Looking at the Suunto WearOS app on its own merits, though, I am once again excited to see what is coming now (and will hopefully come in the future) from the synergy between WearOS smartwatch abilities and Suunto expertise in sports.
What does the Suunto WearOS app now give?
The Suunto app on the Suunto 7 gives a streamlined sports recording experience like I have not seen it yet in WearOS.
It is possible to record a plethora of sports; the full list of Suunto-recognized sports is there.
The start-up screen shows when GPS has a lock and heart rate (from the watch’s oHR) has been found, a teaser of the map, and the options for sports modes, plus a few options available (such as use of tones and vibration, as well as always-on screen).
In recording, there are screens for the data being recorded, a screen with a graph, and the map screen. In many sports modes, the screens can be swiped through or changed via the middle button (in water sports, the touchscreen gets deactivated – as it should be).
Even the battery-saver standby screens for the app’s real screens (shown if you are not using the always-on screen) are instructive; they show what screen the watch is on and what actions the buttons are mapped to.
Data recorded gets synced into the Suunto app (as in, smartphone app) so that it is right there for the analysis that provides.
From the Suunto app, of course, the data can get synced with all the Suunto partners, as usual.
So, while daily tracking data is going to Google Fit (at least for now?), which also shows the activities is has recognized, true sports data goes into one’s Suunto data, as it should.
The maps that the Suunto app shows come from Mapbox / Open Street Map, which is utterly fantastic.
Those maps are my favorites because they are available for – more or less – everywhere, with topo lines and many trails in their “outdoors” view.
They are, thus, both good looking and actually useful – and you do not have to pay for topo maps, if they are even available for your area and on your device.
This alone makes me a big fan of WearOS and an implementation like Suunto’s here!
On the maps screen in the Suunto app, one does already get a breadcrumb track of the recorded path.

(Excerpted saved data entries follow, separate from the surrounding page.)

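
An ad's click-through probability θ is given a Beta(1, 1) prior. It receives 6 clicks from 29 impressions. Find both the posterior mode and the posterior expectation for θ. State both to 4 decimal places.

θ_MAP = 0.2069, E[θ|data] = 0.2258

Posterior: Beta(1+6, 1+23) = Beta(7, 24).
Mode = (7−1)/(7+24−2) = 6/29 = 0.2069.
With a flat prior the MAP equals the MLE, 6/29.
Mean = 7/(7+24) = 7/31 = 0.2258.
Right-skewed posterior ⇒ mode < mean.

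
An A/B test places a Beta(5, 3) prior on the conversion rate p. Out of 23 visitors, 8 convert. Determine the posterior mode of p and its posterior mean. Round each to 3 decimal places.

Posterior: Beta(5+8, 3+15) = Beta(13, 18).
Mode = (13−1)/(13+18−2) = 12/29 = 0.414.
Mean = 13/(13+18) = 13/31 = 0.419.
Mean > mode: the posterior has a right tail.

p_MAP = 0.414, E[p|data] = 0.419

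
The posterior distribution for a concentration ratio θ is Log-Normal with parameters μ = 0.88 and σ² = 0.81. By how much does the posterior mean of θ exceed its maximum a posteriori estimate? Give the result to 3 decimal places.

Mode = exp(μ − σ²) = exp(0.07) = 1.073.
Mean = exp(μ + σ²/2) = exp(1.285) = 3.615.
Difference = 3.615 − 1.073 = 2.542.

2.542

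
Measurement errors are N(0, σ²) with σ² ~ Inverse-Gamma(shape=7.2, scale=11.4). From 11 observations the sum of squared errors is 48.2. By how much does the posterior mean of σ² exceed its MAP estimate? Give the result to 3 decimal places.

Posterior: Inverse-Gamma(shape = 7.2+11/2 = 12.7, scale = 11.4+48.2/2 = 35.5).
Mode = β/(α+1) = 35.5/13.7 = 2.591.
Mean = β/(α−1) = 35.5/11.7 = 3.034.
Difference = 3.034 − 2.591 = 0.443.

0.443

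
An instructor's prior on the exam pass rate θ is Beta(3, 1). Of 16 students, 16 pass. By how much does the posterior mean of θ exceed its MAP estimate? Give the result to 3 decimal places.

Posterior: Beta(3+16, 1+0) = Beta(19, 1).
Since β = 1 ≤ 1 and α > 1, the Beta density is monotone increasing on [0,1]; the mode is at 1.
Mean = 19/(19+1) = 0.950.
Difference = 0.950 − 1.000 = -0.050.

-0.050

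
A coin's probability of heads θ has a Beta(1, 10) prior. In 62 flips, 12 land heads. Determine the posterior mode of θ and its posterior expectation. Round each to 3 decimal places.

MAP = 0.169; posterior mean = 0.178

Posterior: Beta(1+12, 10+50) = Beta(13, 60).
Mode = (13−1)/(13+60−2) = 12/71 = 0.169.
Mean = 13/(13+60) = 13/73 = 0.178.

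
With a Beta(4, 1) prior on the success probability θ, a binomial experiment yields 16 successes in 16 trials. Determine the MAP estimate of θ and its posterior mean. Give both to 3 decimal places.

Posterior: Beta(4+16, 1+0) = Beta(20, 1).
Since β = 1 ≤ 1 and α > 1, the Beta density is monotone increasing on [0,1]; the mode is at 1.
Mean = 20/(20+1) = 0.952.
Left-skewed posterior ⇒ mean < mode.

MAP = 1.000, posterior mean = 0.952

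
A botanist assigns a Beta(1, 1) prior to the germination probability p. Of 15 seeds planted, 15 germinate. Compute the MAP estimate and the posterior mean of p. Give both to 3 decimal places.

Posterior: Beta(1+15, 1+0) = Beta(16, 1).
Since β = 1 ≤ 1 and α > 1, the Beta density is monotone increasing on [0,1]; the mode is at 1.
Mean = 16/(16+1) = 0.941.
The posterior is left-skewed, so the mode exceeds the mean.

p_MAP = 1.000, E[p|data] = 0.941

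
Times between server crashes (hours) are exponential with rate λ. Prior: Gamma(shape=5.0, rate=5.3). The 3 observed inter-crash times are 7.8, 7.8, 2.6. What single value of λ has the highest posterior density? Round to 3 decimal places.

Σ times = 18.2. Posterior: Gamma(shape = 5.0+3 = 8.0, rate = 5.3+18.2 = 23.5).
Mode = (α−1)/β = 7.0/23.5 = 0.298.
Mean = α/β = 8.0/23.5 = 0.340.
This is the posterior mode — the MAP estimate.

0.298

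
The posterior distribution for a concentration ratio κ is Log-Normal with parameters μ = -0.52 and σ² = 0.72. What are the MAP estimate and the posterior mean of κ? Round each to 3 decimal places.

MAP = 0.289, posterior mean = 0.852

Mode = exp(μ − σ²) = exp(-1.24) = 0.289.
Mean = exp(μ + σ²/2) = exp(-0.160) = 0.852.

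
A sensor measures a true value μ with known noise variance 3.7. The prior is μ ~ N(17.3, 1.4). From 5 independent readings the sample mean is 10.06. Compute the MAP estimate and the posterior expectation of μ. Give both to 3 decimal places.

MAP = 12.564, posterior mean = 12.564

Posterior for μ is Normal. Precision-weighted mean: (1/1.4·17.3 + 5/3.7·10.06) / (1/1.4 + 5/3.7) = 12.564.
A Normal posterior is symmetric, so mode = mean.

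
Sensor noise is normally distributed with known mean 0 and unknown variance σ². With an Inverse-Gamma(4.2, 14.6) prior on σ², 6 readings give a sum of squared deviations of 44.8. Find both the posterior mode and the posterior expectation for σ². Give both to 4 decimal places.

Posterior: Inverse-Gamma(shape = 4.2+6/2 = 7.2, scale = 14.6+44.8/2 = 37.0).
Mode = β/(α+1) = 37.0/8.2 = 4.5122.
Mean = β/(α−1) = 37.0/6.2 = 5.9677.
The mean is pulled above the mode by the posterior's right skew.

MAP = 4.5122, posterior mean = 5.9677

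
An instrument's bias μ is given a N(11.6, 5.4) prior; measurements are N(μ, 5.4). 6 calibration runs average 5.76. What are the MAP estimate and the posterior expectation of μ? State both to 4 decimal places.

Posterior for μ is Normal. Precision-weighted mean: (1/5.4·11.6 + 6/5.4·5.76) / (1/5.4 + 6/5.4) = 6.5943.
A Normal posterior is symmetric, so mode = mean.

MAP estimate = 6.5943, posterior expectation = 6.5943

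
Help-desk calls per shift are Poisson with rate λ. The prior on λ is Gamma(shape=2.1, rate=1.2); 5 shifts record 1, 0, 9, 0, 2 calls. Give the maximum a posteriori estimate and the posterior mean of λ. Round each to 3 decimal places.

MAP = 2.113, posterior mean = 2.274

Σ counts = 12. Posterior: Gamma(shape = 2.1+12 = 14.1, rate = 1.2+5 = 6.2).
Mode = (α−1)/β = 13.1/6.2 = 2.113.
Mean = α/β = 14.1/6.2 = 2.274.
The posterior is right-skewed, so the mean exceeds the mode.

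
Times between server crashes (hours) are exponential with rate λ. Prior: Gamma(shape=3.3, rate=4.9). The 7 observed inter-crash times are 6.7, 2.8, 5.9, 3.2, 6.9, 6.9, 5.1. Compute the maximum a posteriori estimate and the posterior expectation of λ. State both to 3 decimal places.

Σ times = 37.5. Posterior: Gamma(shape = 3.3+7 = 10.3, rate = 4.9+37.5 = 42.4).
Mode = (α−1)/β = 9.3/42.4 = 0.219.
Mean = α/β = 10.3/42.4 = 0.243.

MAP = 0.219; posterior mean = 0.243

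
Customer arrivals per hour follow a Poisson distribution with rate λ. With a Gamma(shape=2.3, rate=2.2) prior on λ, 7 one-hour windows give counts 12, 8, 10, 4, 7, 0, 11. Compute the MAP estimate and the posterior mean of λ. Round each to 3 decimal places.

MAP = 5.793; posterior mean = 5.902

Σ counts = 52. Posterior: Gamma(shape = 2.3+52 = 54.3, rate = 2.2+7 = 9.2).
Mode = (α−1)/β = 53.3/9.2 = 5.793.
Mean = α/β = 54.3/9.2 = 5.902.
The posterior is right-skewed, so the mean exceeds the mode.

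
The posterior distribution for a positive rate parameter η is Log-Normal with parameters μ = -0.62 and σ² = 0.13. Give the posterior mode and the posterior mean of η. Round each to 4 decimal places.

Mode = exp(μ − σ²) = exp(-0.75) = 0.4724.
Mean = exp(μ + σ²/2) = exp(-0.555) = 0.5741.
The posterior is right-skewed, so the mean exceeds the mode.

posterior mode = 0.4724, posterior mean = 0.5741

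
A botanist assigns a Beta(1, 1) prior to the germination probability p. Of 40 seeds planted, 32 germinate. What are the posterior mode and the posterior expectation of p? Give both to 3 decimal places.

Posterior: Beta(1+32, 1+8) = Beta(33, 9).
Mode = (33−1)/(33+9−2) = 32/40 = 0.800.
With a flat prior the MAP equals the MLE, 32/40.
Mean = 33/(33+9) = 33/42 = 0.786.
The posterior is left-skewed, so the mode exceeds the mean.

MAP = 0.800, posterior mean = 0.786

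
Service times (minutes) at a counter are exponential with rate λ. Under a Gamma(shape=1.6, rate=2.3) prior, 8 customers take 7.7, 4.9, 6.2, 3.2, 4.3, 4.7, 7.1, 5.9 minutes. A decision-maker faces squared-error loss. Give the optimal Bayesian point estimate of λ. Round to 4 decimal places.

0.2073

Σ times = 44.0. Posterior: Gamma(shape = 1.6+8 = 9.6, rate = 2.3+44.0 = 46.3).
Mode = (α−1)/β = 8.6/46.3 = 0.1857.
Mean = α/β = 9.6/46.3 = 0.2073.
Squared-error loss ⇒ the optimal estimator is the posterior mean.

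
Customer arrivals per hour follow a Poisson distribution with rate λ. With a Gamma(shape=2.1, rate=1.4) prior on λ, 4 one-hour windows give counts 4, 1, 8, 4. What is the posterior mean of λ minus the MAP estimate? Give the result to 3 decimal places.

0.185

Σ counts = 17. Posterior: Gamma(shape = 2.1+17 = 19.1, rate = 1.4+4 = 5.4).
Mode = (α−1)/β = 18.1/5.4 = 3.352.
Mean = α/β = 19.1/5.4 = 3.537.
Difference = 3.537 − 3.352 = 0.185.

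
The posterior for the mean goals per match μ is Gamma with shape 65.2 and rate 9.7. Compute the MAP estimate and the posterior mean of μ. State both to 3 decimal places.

MAP = 6.619, posterior mean = 6.722

Mode = (α−1)/β = 64.2/9.7 = 6.619.
Mean = α/β = 65.2/9.7 = 6.722.
Mean > mode: the posterior has a right tail.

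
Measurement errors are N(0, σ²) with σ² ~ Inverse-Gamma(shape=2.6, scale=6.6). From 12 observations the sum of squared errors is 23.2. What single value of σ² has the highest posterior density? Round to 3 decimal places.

Posterior: Inverse-Gamma(shape = 2.6+12/2 = 8.6, scale = 6.6+23.2/2 = 18.2).
Mode = β/(α+1) = 18.2/9.6 = 1.896.
Mean = β/(α−1) = 18.2/7.6 = 2.395.
This is the posterior mode — the MAP estimate.

1.896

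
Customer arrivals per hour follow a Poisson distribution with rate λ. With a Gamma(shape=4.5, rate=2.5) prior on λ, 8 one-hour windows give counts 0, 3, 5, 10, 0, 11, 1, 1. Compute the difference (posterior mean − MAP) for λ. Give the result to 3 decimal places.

Σ counts = 31. Posterior: Gamma(shape = 4.5+31 = 35.5, rate = 2.5+8 = 10.5).
Mode = (α−1)/β = 34.5/10.5 = 3.286.
Mean = α/β = 35.5/10.5 = 3.381.
Difference = 3.381 − 3.286 = 0.095.
Mean > mode: the posterior has a right tail.

0.095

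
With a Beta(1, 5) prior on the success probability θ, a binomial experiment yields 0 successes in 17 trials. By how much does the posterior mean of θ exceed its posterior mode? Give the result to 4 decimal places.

Posterior: Beta(1+0, 5+17) = Beta(1, 22).
Since α = 1 ≤ 1 and β > 1, the Beta density is monotone decreasing on [0,1]; the mode is at 0.
Mean = 1/(1+22) = 0.0435.
Difference = 0.0435 − 0.0000 = 0.0435.

0.0435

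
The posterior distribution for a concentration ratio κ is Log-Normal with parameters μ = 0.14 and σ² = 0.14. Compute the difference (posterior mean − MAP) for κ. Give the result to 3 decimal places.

0.234

Mode = exp(μ − σ²) = exp(0.00) = 1.000.
Mean = exp(μ + σ²/2) = exp(0.210) = 1.234.
Difference = 1.234 − 1.000 = 0.234.
The posterior is right-skewed, so the mean exceeds the mode.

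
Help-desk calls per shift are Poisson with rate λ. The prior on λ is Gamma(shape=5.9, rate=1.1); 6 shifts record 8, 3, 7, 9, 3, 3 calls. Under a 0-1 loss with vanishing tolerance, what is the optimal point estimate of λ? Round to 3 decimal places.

5.338

Σ counts = 33. Posterior: Gamma(shape = 5.9+33 = 38.9, rate = 1.1+6 = 7.1).
Mode = (α−1)/β = 37.9/7.1 = 5.338.
Mean = α/β = 38.9/7.1 = 5.479.
This is the posterior mode — the MAP estimate.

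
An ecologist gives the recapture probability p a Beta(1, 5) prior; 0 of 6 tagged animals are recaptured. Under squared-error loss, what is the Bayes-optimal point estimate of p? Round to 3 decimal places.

Posterior: Beta(1+0, 5+6) = Beta(1, 11).
Since α = 1 ≤ 1 and β > 1, the Beta density is monotone decreasing on [0,1]; the mode is at 0.
Mean = 1/(1+11) = 0.083.
Squared-error loss ⇒ the optimal estimator is the posterior mean.

0.083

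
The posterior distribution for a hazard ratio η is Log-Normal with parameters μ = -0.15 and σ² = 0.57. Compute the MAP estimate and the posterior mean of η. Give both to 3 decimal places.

Mode = exp(μ − σ²) = exp(-0.72) = 0.487.
Mean = exp(μ + σ²/2) = exp(0.135) = 1.145.

MAP = 0.487, posterior mean = 1.145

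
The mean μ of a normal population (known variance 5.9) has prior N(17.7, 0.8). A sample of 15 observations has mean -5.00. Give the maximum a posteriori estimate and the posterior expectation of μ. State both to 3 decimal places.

maximum a posteriori estimate = 2.482, posterior expectation = 2.482

Posterior for μ is Normal. Precision-weighted mean: (1/0.8·17.7 + 15/5.9·-5.00) / (1/0.8 + 15/5.9) = 2.482.
A Normal posterior is symmetric, so mode = mean.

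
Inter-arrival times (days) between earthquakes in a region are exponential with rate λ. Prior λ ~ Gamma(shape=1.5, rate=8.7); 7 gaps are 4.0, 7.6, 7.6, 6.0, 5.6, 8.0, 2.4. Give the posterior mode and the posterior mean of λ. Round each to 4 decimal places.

MAP = 0.1503, posterior mean = 0.1703

Σ times = 41.2. Posterior: Gamma(shape = 1.5+7 = 8.5, rate = 8.7+41.2 = 49.9).
Mode = (α−1)/β = 7.5/49.9 = 0.1503.
Mean = α/β = 8.5/49.9 = 0.1703.
Right-skewed posterior ⇒ mode < mean.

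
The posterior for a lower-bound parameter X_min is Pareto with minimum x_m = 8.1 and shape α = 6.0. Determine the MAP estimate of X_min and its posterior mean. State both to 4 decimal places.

The Pareto density is strictly decreasing on [x_m, ∞), so the mode is x_m = 8.1000.
Mean = α·x_m/(α−1) = 6.0·8.1/5.0 = 9.7200.

X_min_MAP = 8.1000, E[X_min|data] = 9.7200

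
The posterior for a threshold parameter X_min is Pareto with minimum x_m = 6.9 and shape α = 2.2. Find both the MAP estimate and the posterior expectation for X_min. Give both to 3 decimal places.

MAP = 6.900, posterior mean = 12.650

The Pareto density is strictly decreasing on [x_m, ∞), so the mode is x_m = 6.900.
Mean = α·x_m/(α−1) = 2.2·6.9/1.2 = 12.650.
The posterior is right-skewed, so the mean exceeds the mode.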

Routes are not available, but this may well be a “not yet.”
There is no automatic guidance from the map, no points of interest or anything like that, but frankly, I am happy it is this way.
I’ll rather have a topo outdoors map that helps but still needs me to decide where to go myself. Making oneself dependent on a map for actual routing, that’s ill advised. For the same reason, by the way, for which the heatmaps’ usefulness of course depends on how correctly the data they were based on was recorded.
Sports and Life – Combined
I don’t usually want to repeat the marketing language of a brand, but it is worth it for the Suunto 7. The claim I have seen is that it is for “sports and life – combined,” and this is indeed where it has gone.
For the next ultra, I will still take the Suunto 9 (if not a competitor’s device); there are good sides to all the sports and outdoor watches I am trying out…
In overall usefulness to daily life and work as well as sports, though, it’s Suunto 7 ftw!